Beyond that his job is freaking amazing and the benefits are beyond anything I ever expected either of us to have. We have a PPO health plan for our family through his job that costs us nothing. Literally, $15 copays, no annual deductible and no monthly premium. If we took the coverage through my job it would cost us $1000/month for insurance with $40 copays. He has pension and free college classes and all sorts of stuff that is not available elsewhere, he is a member of the union and he loves going into the office. Every morning he gets up and gets excited about going into the office and I wouldn’t want to take that away from him and anything that might feasibly put his job in jeopardy is not something I would want to do, even if legally his has the option of taking that time off of work.

The federal law is terrific and I think it will improve things for a lot of mothers in the U.S. I am even more lucky in that the New York State laws are more generous than the federal law, which only applies to mothers of children 1 year old and younger; NYS law covers you up to three years. I add this as a reminder for new mothers to check their more local laws as well.

This is a case of to each her own. I had a really great job, making more than anything my wife could expect to make, so she stayed home. Both our kids are out of college now, and they are plenty independent, and they got heavily enriched by her staying home. That doesn’t mean this is the only choice - people who would hate to stay home shouldn’t have to.

A few other things from our experience. First, staying home saves money - not just from daycare, but because whoever stays home will have time to cook, which is going to save lots of money over takeout or prepared foods from the grocery - not to mention being healthier. You also save on clothes.

There are other benefits. Just after third grade our eldest got signed by a manager in NY and started acting professionally. Besides the money for college, it was an amazing experience for us all. I left work early to take her to some auditions and some shoots, but she never could have done it if we were both working.

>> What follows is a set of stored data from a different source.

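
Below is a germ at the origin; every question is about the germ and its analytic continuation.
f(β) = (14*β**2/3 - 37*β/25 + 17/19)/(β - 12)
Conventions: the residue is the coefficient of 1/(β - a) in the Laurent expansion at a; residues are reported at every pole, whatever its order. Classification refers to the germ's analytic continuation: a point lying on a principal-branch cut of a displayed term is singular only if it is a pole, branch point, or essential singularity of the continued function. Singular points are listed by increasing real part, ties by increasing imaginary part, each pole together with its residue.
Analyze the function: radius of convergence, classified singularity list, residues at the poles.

Radius of convergence at 0: 12.
At 12: a pole of order 1; residue 311189/475.

Denominator factor (β - 12): pole of order 1 at 12, modulus 12.
The radius of convergence is the smallest modulus among the singular points: 12.
At the order-1 pole 12 set g(β) = (β - (12))*f(β) = 14*β**2/3 - 37*β/25 + 17/19.
Simple pole: residue = g(a) at a = 12, which is 311189/475.


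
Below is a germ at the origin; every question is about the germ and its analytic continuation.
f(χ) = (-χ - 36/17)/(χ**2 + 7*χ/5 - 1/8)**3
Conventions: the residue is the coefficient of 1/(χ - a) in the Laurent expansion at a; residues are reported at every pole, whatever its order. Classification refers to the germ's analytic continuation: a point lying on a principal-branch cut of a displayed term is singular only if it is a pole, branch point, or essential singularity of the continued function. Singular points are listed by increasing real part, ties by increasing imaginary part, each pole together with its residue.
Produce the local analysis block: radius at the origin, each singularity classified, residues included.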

My younger daughter got into riding, something else impossible if we both worked. She became captain of her college team, and I think this experience has served her very well, and very likely got her some jobs.

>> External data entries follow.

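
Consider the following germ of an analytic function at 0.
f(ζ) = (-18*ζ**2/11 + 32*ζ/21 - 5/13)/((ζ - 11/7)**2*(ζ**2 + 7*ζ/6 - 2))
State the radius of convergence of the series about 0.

The radius of convergence is -7/12 + (1/12)*sqrt(337).

Denominator factor (ζ - 11/7)^2: pole of order 2 at 11/7, modulus 11/7.
Denominator factor (ζ**2 + 7*ζ/6 - 2): discriminant 337/36, real irrational roots -7/12 + (1/12)*sqrt(337) and -7/12 - (1/12)*sqrt(337); poles of order 1, moduli -7/12 + (1/12)*sqrt(337) and 7/12 + (1/12)*sqrt(337).
The radius of convergence is the smallest modulus among the singular points: -7/12 + (1/12)*sqrt(337).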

My wife is a biologist, but got into writing when the before the younger one was born. She works freelance, from home, and has been able to increase her work as the kids got older. She has absolutely no desire to work in an office again, even long after the kids are out of the house, and I envy her commute down the hall.

I suspect health insurance is a growing field, and, with raises the way they are, you may not be missing out on a lot of extra money by staying home. You might also find a company which doesn’t monitor your john time.

Oh, and 30 years past where you are now I’m still alive and we’re still married, so, though planning for the worst is a good idea, don’t listen to people who say marriage breakup is inevitable. By the way, be prepared for scorn whatever you do from those who chose the other way.